The BMI chart is not an accurate way to know what an appropriate weight is for an individual. It is a way for a medical professional to estimate what an appropriate weight is for a population. The BMI chart estimates appropriate weight, based only on height. (Not on important factors such as gender, age, muscle mass, bone density, shoulder width, health, or where the fat is stored in the body).
Instead of having a weight loss goal, a good short-term goal is: To follow a regimented eating plan, even when you don’t feel like it. A good long-term goal is: To become a person who predictably follows a regimented eating plan, even when you don't feel like it.
Loss of Motivation
Motivation generally starts off strong in the morning and weakens as the day goes on. You cannot take motivation for granted because it's stronger when you begin your diet but fades as a diet progresses. The solution to a loss of motivation is sustainability. The more sustainable a diet is, the less difficult it is, and the less motivation you need. People tend to be less committed to their diet at its later stages because:
1- The diet is less exciting. (When you do something for a while, it becomes less exciting).
2- You can no longer lose weight as easily. (The less you weigh, the harder it is to lose weight).
3- You are less upset about your weight. (The less you weigh, the less your weight bothers you).
4- You have a less perfect record. (The longer you are on a diet, the more chances you would have had to slip up. The more slip-ups, the less motivation).
Solutions for Loss of Motivation
1- The diet is less exciting. Solution: Make the diet more exciting; Introduce new foods, new techniques, new behaviors, new types of support.
2- You can no longer lose weight as easily. Solution: Realize you have an eating problem, not a weight problem.
3- You are less upset about your weight. Solution: Realize you have an eating problem, not a weight problem.

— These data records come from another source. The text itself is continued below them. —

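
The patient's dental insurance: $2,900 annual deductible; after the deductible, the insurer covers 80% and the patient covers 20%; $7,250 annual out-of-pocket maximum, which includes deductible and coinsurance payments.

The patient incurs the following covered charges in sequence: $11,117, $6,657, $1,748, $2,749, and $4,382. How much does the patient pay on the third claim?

$349.60

Claim 1 — $11,117: $2,900 to deductible, leaving $8,217; coinsurance $8,217 × 20% = $1,643.40. Patient owes $4,543.40 (running OOP $4,543.40).
Claim 2 — $6,657: deductible met; 20% of $6,657 = $1,331.40. Patient pays $1,331.40; OOP now $5,874.80.
Claim 3 — $1,748: deductible met; 20% of $1,748 = $349.60. Cost to patient: $349.60. OOP to date $6,224.40.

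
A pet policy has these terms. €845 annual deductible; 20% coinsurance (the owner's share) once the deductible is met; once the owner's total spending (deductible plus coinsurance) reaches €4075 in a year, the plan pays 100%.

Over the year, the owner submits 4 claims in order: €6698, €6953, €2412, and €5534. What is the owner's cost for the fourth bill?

Claim 1 (€6698): €845 to deductible, leaving €5853; 20% of €5853 = €1170.60. Owner owes €2015.60 (running OOP €2015.60).
Claim 2 (€6953): deductible met; 20% of €6953 = €1390.60. Owner owes €1390.60 (running OOP €3406.20).
Claim 3 (€2412): deductible met; 20% of €2412 = €482.40. Owner owes €482.40 (running OOP €3888.60).
Claim 4 (€5534): deductible met; 20% of €5534 = €1106.80. That would push OOP to €4995.40, over the €4075 cap, so owner pays €4075 − €3888.60 = €186.40.

€186.40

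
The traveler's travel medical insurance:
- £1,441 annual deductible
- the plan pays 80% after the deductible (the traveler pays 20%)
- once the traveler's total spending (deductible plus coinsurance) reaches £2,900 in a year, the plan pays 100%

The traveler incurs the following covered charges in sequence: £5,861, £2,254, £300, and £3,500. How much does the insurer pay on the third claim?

£240

Claim 1 — £5,861: £1,441 finishes the deductible; £4,420 goes to coinsurance; coinsurance £4,420 × 20% = £884. Cost to traveler: £2,325. OOP to date £2,325. Insurer: £5,861 − £2,325 = £3,536.
Claim 2 — £2,254: deductible already satisfied, so traveler's share is 20% × £2,254 = £450.80. Traveler owes £450.80 (running OOP £2,775.80). Plan pays £2,254 − £450.80 = £1,803.20.
Claim 3 — £300: 20% coinsurance on £300 = £60. Traveler pays £60; OOP now £2,835.80. Insurer: £300 − £60 = £240.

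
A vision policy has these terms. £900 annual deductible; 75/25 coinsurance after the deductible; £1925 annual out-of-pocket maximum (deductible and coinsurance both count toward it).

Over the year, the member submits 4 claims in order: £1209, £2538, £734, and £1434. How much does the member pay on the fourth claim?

£129.75

Claim 1 (£1209): £900 to deductible, leaving £309; member's 25% is £77.25. Cost to member: £977.25. OOP to date £977.25.
Claim 2 (£2538): 25% coinsurance on £2538 = £634.50. Member pays £634.50; OOP now £1611.75.
Claim 3 (£734): 25% coinsurance on £734 = £183.50. Member pays £183.50; OOP now £1795.25.
Claim 4 (£1434): deductible already satisfied, so member's share is 25% × £1434 = £358.50. Adding that to £1795.25 gives £2153.75, past the £1925 cap; member pays only £1925 − £1795.25 = £129.75.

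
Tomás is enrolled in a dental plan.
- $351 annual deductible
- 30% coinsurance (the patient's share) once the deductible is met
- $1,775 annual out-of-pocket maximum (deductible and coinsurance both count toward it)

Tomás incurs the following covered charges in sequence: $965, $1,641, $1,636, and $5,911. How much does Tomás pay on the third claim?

Claim 1 — $965: deductible takes $351, $614 remains; 30% of $614 = $184.20. Patient pays $535.20; OOP now $535.20.
Claim 2 — $1,641: deductible met; 30% of $1,641 = $492.30. Cost to patient: $492.30. OOP to date $1,027.50.
Claim 3 — $1,636: deductible already satisfied, so patient's share is 30% × $1,636 = $490.80. Patient pays $490.80; OOP now $1,518.30.

$490.80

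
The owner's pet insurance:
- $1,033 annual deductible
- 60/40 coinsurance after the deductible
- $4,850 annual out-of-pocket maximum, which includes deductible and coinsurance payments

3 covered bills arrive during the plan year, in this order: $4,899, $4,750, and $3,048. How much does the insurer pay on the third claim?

$2,677.40

Bill 1, $4,899: $1,033 finishes the deductible; $3,866 goes to coinsurance; owner's 40% is $1,546.40. Owner pays $2,579.40; OOP now $2,579.40. Insurer: $4,899 − $2,579.40 = $2,319.60.
Bill 2, $4,750: deductible already satisfied, so owner's share is 40% × $4,750 = $1,900. Cost to owner: $1,900. OOP to date $4,479.40. Plan pays $4,750 − $1,900 = $2,850.
Bill 3, $3,048: deductible met; 40% of $3,048 = $1,219.20. OOP would hit $5,698.60 > $4,850, so the cap limits the owner to $4,850 − $4,479.40 = $370.60. Plan pays $3,048 − $370.60 = $2,677.40.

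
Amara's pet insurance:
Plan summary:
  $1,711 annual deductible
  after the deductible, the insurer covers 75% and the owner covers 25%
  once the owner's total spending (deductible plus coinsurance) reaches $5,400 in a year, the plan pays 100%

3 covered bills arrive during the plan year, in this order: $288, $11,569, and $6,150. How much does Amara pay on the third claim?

Bill 1, $288: fully absorbed by the deductible. Cost to owner: $288. OOP to date $288.
Bill 2, $11,569: $1,423 to deductible, leaving $10,146; owner's 25% is $2,536.50. Cost to owner: $3,959.50. OOP to date $4,247.50.
Bill 3, $6,150: deductible met; 25% of $6,150 = $1,537.50. OOP would hit $5,785 > $5,400, so the cap limits the owner to $5,400 − $4,247.50 = $1,152.50.

$1,152.50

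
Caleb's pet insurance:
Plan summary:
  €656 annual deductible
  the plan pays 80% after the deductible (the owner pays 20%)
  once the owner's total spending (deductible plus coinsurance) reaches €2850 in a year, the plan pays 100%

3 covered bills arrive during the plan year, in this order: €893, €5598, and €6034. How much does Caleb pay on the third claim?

#1 (€893): deductible takes €656, €237 remains; coinsurance €237 × 20% = €47.40. Owner owes €703.40 (running OOP €703.40).
#2 (€5598): deductible met; 20% of €5598 = €1119.60. Owner pays €1119.60; OOP now €1823.
#3 (€6034): deductible met; 20% of €6034 = €1206.80. OOP would hit €3029.80 > €2850, so the cap limits the owner to €2850 − €1823 = €1027.

€1027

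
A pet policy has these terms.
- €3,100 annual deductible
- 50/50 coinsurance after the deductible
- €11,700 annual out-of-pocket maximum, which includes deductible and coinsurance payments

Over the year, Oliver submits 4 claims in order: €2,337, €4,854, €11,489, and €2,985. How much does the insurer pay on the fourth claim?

€2,175

Claim 1 — €2,337: entire amount goes to the deductible. Owner pays €2,337; OOP now €2,337. Plan pays €2,337 − €2,337 = €0.
Claim 2 — €4,854: €763 to deductible, leaving €4,091; 50% of €4,091 = €2,045.50. Owner pays €2,808.50; OOP now €5,145.50. Plan pays €4,854 − €2,808.50 = €2,045.50.
Claim 3 — €11,489: deductible met; 50% of €11,489 = €5,744.50. Owner pays €5,744.50; OOP now €10,890. Insurer: €11,489 − €5,744.50 = €5,744.50.
Claim 4 — €2,985: 50% coinsurance on €2,985 = €1,492.50. Adding that to €10,890 gives €12,382.50, past the €11,700 cap; owner pays only €11,700 − €10,890 = €810. Plan pays €2,985 − €810 = €2,175.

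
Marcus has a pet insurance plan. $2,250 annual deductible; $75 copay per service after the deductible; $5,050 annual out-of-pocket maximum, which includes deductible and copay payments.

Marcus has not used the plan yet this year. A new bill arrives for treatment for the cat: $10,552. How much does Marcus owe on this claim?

Nothing has been paid toward the $2,250 deductible, so the first $2,250 of this charge is applied there.
The remaining $8,302 (= $10,552 − $2,250) moves to the copay.
Copay on this service: $75.
Owner responsibility before any cap: $2,250 + $75 = $2,325.
Year-to-date out-of-pocket becomes $0 + $2,325 = $2,325, still under the $5,050 maximum, so no cap applies.

$2,325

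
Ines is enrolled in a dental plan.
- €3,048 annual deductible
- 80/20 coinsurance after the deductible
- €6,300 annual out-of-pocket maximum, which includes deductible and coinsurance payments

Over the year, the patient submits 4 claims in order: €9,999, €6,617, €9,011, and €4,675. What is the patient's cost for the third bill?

€538.40

Claim 1 (€9,999): deductible takes €3,048, €6,951 remains; coinsurance €6,951 × 20% = €1,390.20. Cost to patient: €4,438.20. OOP to date €4,438.20.
Claim 2 (€6,617): deductible met; 20% of €6,617 = €1,323.40. Cost to patient: €1,323.40. OOP to date €5,761.60.
Claim 3 (€9,011): deductible already satisfied, so patient's share is 20% × €9,011 = €1,802.20. That would push OOP to €7,563.80, over the €6,300 cap, so patient pays €6,300 − €5,761.60 = €538.40.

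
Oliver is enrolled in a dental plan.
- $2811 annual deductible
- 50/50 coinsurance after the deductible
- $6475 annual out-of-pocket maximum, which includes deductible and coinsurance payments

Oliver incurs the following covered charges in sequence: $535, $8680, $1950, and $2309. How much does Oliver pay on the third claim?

$462

#1 ($535): all of it applies to the deductible. Cost to patient: $535. OOP to date $535.
#2 ($8680): $2276 to deductible, leaving $6404; patient's 50% is $3202. Patient owes $5478 (running OOP $6013).
#3 ($1950): deductible already satisfied, so patient's share is 50% × $1950 = $975. OOP would hit $6988 > $6475, so the cap limits the patient to $6475 − $6013 = $462.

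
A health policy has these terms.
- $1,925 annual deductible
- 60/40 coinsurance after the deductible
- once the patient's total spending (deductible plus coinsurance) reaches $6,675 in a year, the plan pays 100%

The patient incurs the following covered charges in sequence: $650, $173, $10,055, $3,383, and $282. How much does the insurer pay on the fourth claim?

$2,214.20

Claim 1 — $650: all of it applies to the deductible. Patient pays $650; OOP now $650. Insurer: $650 − $650 = $0.
Claim 2 — $173: all of it applies to the deductible. Patient pays $173; OOP now $823. Plan pays $173 − $173 = $0.
Claim 3 — $10,055: $1,102 finishes the deductible; $8,953 goes to coinsurance; 40% of $8,953 = $3,581.20. Patient owes $4,683.20 (running OOP $5,506.20). Plan pays $10,055 − $4,683.20 = $5,371.80.
Claim 4 — $3,383: 40% coinsurance on $3,383 = $1,353.20. OOP would hit $6,859.40 > $6,675, so the cap limits the patient to $6,675 − $5,506.20 = $1,168.80. Plan pays $3,383 − $1,168.80 = $2,214.20.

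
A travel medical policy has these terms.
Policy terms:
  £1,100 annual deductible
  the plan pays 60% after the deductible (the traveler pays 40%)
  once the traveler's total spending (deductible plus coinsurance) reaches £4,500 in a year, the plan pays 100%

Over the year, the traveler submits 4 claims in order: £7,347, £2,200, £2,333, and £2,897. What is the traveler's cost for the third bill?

£21.20

Claim 1 (£7,347): deductible takes £1,100, £6,247 remains; coinsurance £6,247 × 40% = £2,498.80. Cost to traveler: £3,598.80. OOP to date £3,598.80.
Claim 2 (£2,200): deductible already satisfied, so traveler's share is 40% × £2,200 = £880. Traveler owes £880 (running OOP £4,478.80).
Claim 3 (£2,333): 40% coinsurance on £2,333 = £933.20. That would push OOP to £5,412, over the £4,500 cap, so traveler pays £4,500 − £4,478.80 = £21.20.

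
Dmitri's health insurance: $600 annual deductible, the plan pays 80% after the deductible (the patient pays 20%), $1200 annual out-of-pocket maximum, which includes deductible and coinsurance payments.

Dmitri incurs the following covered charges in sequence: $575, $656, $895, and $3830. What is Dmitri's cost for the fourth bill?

$294.80

Claim 1 ($575): fully absorbed by the deductible. Patient pays $575; OOP now $575.
Claim 2 ($656): $25 finishes the deductible; $631 goes to coinsurance; patient's 20% is $126.20. Patient owes $151.20 (running OOP $726.20).
Claim 3 ($895): 20% coinsurance on $895 = $179. Patient pays $179; OOP now $905.20.
Claim 4 ($3830): 20% coinsurance on $3830 = $766. Adding that to $905.20 gives $1671.20, past the $1200 cap; patient pays only $1200 − $905.20 = $294.80.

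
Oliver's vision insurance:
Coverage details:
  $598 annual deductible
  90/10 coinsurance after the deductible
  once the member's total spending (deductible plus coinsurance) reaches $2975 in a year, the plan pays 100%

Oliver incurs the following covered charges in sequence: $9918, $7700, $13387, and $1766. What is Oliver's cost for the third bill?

#1 ($9918): deductible takes $598, $9320 remains; coinsurance $9320 × 10% = $932. Member owes $1530 (running OOP $1530).
#2 ($7700): deductible met; 10% of $7700 = $770. Member pays $770; OOP now $2300.
#3 ($13387): 10% coinsurance on $13387 = $1338.70. That would push OOP to $3638.70, over the $2975 cap, so member pays $2975 − $2300 = $675.

$675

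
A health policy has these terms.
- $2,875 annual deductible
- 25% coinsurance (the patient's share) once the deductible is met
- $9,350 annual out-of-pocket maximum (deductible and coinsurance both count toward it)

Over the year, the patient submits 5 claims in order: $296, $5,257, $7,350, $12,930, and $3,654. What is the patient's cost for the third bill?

$1,837.50

Bill 1, $296: fully absorbed by the deductible. Cost to patient: $296. OOP to date $296.
Bill 2, $5,257: $2,579 to deductible, leaving $2,678; patient's 25% is $669.50. Patient pays $3,248.50; OOP now $3,544.50.
Bill 3, $7,350: deductible met; 25% of $7,350 = $1,837.50. Cost to patient: $1,837.50. OOP to date $5,382.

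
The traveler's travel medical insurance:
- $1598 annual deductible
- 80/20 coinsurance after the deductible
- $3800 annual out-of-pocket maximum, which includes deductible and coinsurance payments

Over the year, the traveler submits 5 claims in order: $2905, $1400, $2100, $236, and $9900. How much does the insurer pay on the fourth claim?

Bill 1, $2905: $1598 finishes the deductible; $1307 goes to coinsurance; coinsurance $1307 × 20% = $261.40. Traveler owes $1859.40 (running OOP $1859.40). Insurer: $2905 − $1859.40 = $1045.60.
Bill 2, $1400: deductible already satisfied, so traveler's share is 20% × $1400 = $280. Cost to traveler: $280. OOP to date $2139.40. Insurer: $1400 − $280 = $1120.
Bill 3, $2100: 20% coinsurance on $2100 = $420. Traveler pays $420; OOP now $2559.40. Plan pays $2100 − $420 = $1680.
Bill 4, $236: deductible met; 20% of $236 = $47.20. Cost to traveler: $47.20. OOP to date $2606.60. Insurer: $236 − $47.20 = $188.80.

$188.80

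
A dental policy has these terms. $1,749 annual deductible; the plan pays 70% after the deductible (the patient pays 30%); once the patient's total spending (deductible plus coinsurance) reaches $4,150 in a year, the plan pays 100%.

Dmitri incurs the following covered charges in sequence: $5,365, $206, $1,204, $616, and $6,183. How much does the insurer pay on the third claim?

$842.80

Bill 1, $5,365: deductible takes $1,749, $3,616 remains; patient's 30% is $1,084.80. Patient pays $2,833.80; OOP now $2,833.80. Insurer: $5,365 − $2,833.80 = $2,531.20.
Bill 2, $206: 30% coinsurance on $206 = $61.80. Cost to patient: $61.80. OOP to date $2,895.60. Insurer: $206 − $61.80 = $144.20.
Bill 3, $1,204: deductible met; 30% of $1,204 = $361.20. Patient owes $361.20 (running OOP $3,256.80). Plan pays $1,204 − $361.20 = $842.80.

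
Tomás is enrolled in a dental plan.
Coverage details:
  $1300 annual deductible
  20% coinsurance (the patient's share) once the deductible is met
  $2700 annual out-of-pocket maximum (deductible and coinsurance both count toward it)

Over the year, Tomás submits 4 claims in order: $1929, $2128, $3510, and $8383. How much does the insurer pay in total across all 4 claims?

Claim 1 — $1929: $1300 finishes the deductible; $629 goes to coinsurance; patient's 20% is $125.80. Patient owes $1425.80 (running OOP $1425.80). Plan pays $1929 − $1425.80 = $503.20.
Claim 2 — $2128: deductible already satisfied, so patient's share is 20% × $2128 = $425.60. Patient pays $425.60; OOP now $1851.40. Insurer: $2128 − $425.60 = $1702.40.
Claim 3 — $3510: 20% coinsurance on $3510 = $702. Cost to patient: $702. OOP to date $2553.40. Insurer: $3510 − $702 = $2808.
Claim 4 — $8383: 20% coinsurance on $8383 = $1676.60. Adding that to $2553.40 gives $4230, past the $2700 cap; patient pays only $2700 − $2553.40 = $146.60. Insurer: $8383 − $146.60 = $8236.40.
Insurer total = bills − patient's total = $15950 − $2700 = $13250.

$13250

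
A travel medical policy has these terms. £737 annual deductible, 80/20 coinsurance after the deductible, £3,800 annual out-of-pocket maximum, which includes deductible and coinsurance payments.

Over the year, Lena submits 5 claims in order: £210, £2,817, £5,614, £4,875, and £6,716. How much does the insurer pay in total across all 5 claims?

#1 (£210): all of it applies to the deductible. Traveler owes £210 (running OOP £210). Plan pays £210 − £210 = £0.
#2 (£2,817): deductible takes £527, £2,290 remains; 20% of £2,290 = £458. Traveler pays £985; OOP now £1,195. Insurer: £2,817 − £985 = £1,832.
#3 (£5,614): 20% coinsurance on £5,614 = £1,122.80. Traveler pays £1,122.80; OOP now £2,317.80. Insurer: £5,614 − £1,122.80 = £4,491.20.
#4 (£4,875): deductible already satisfied, so traveler's share is 20% × £4,875 = £975. Traveler owes £975 (running OOP £3,292.80). Insurer: £4,875 − £975 = £3,900.
#5 (£6,716): deductible already satisfied, so traveler's share is 20% × £6,716 = £1,343.20. Adding that to £3,292.80 gives £4,636, past the £3,800 cap; traveler pays only £3,800 − £3,292.80 = £507.20. Insurer: £6,716 − £507.20 = £6,208.80.
Insurer total: £0 + £1,832 + £4,491.20 + £3,900 + £6,208.80 = £16,432.

£16,432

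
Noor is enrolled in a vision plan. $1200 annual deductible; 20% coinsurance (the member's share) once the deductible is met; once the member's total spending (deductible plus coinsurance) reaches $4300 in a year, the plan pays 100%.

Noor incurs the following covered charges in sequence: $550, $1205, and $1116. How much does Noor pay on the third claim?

Bill 1, $550: entire amount goes to the deductible. Member owes $550 (running OOP $550).
Bill 2, $1205: $650 to deductible, leaving $555; member's 20% is $111. Member owes $761 (running OOP $1311).
Bill 3, $1116: deductible already satisfied, so member's share is 20% × $1116 = $223.20. Cost to member: $223.20. OOP to date $1534.20.

$223.20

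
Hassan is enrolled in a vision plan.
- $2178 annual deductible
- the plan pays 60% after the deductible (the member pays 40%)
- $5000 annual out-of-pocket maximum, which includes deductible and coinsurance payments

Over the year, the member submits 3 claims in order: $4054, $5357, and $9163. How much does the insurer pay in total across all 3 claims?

Claim 1 ($4054): $2178 to deductible, leaving $1876; 40% of $1876 = $750.40. Cost to member: $2928.40. OOP to date $2928.40. Plan pays $4054 − $2928.40 = $1125.60.
Claim 2 ($5357): 40% coinsurance on $5357 = $2142.80. Adding that to $2928.40 gives $5071.20, past the $5000 cap; member pays only $5000 − $2928.40 = $2071.60. Insurer: $5357 − $2071.60 = $3285.40.
Claim 3 ($9163): deductible met; 40% of $9163 = $3665.20. That would push OOP to $8665.20, over the $5000 cap, so member pays $5000 − $5000 = $0. Insurer: $9163 − $0 = $9163.
Insurer total = bills − member's total = $18574 − $5000 = $13574.

$13574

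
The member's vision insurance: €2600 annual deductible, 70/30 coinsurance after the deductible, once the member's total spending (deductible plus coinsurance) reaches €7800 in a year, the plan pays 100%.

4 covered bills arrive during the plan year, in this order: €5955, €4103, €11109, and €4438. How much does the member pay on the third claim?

€2962.60

Bill 1, €5955: deductible takes €2600, €3355 remains; 30% of €3355 = €1006.50. Cost to member: €3606.50. OOP to date €3606.50.
Bill 2, €4103: deductible met; 30% of €4103 = €1230.90. Member owes €1230.90 (running OOP €4837.40).
Bill 3, €11109: deductible already satisfied, so member's share is 30% × €11109 = €3332.70. That would push OOP to €8170.10, over the €7800 cap, so member pays €7800 − €4837.40 = €2962.60.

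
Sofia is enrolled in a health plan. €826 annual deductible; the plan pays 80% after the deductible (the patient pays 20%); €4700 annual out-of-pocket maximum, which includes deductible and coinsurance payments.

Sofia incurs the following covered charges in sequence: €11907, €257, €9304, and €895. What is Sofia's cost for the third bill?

€1606.40

Bill 1, €11907: €826 to deductible, leaving €11081; patient's 20% is €2216.20. Cost to patient: €3042.20. OOP to date €3042.20.
Bill 2, €257: 20% coinsurance on €257 = €51.40. Patient owes €51.40 (running OOP €3093.60).
Bill 3, €9304: deductible met; 20% of €9304 = €1860.80. That would push OOP to €4954.40, over the €4700 cap, so patient pays €4700 − €3093.60 = €1606.40.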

4- You have a less perfect record. Solution: You need to correct not one, but several incorrect mindsets. (More on this later).
How to Look at the Scale
The scale is meant to be used for information, though people make the mistake of looking at the scale as a reward. The problem with looking at the scale as a reward is:
1- You begin your diet with more reward for less work. (I.e., you lose more weight without having to work so hard), and with every passing week, you do more work and get less reward. (I.e., you lose less weight and dieting is harder)
2- The scale needs to consistently give accurate feedback. (E.g., even when you stick to the plan and get thinner, the scale might not show weight loss because you are retaining water). Losing weight is a side effect of following a food plan. Focusing on your eating problem and not your weight problem is necessary because you will not solve your weight problem unless you solve your eating problem.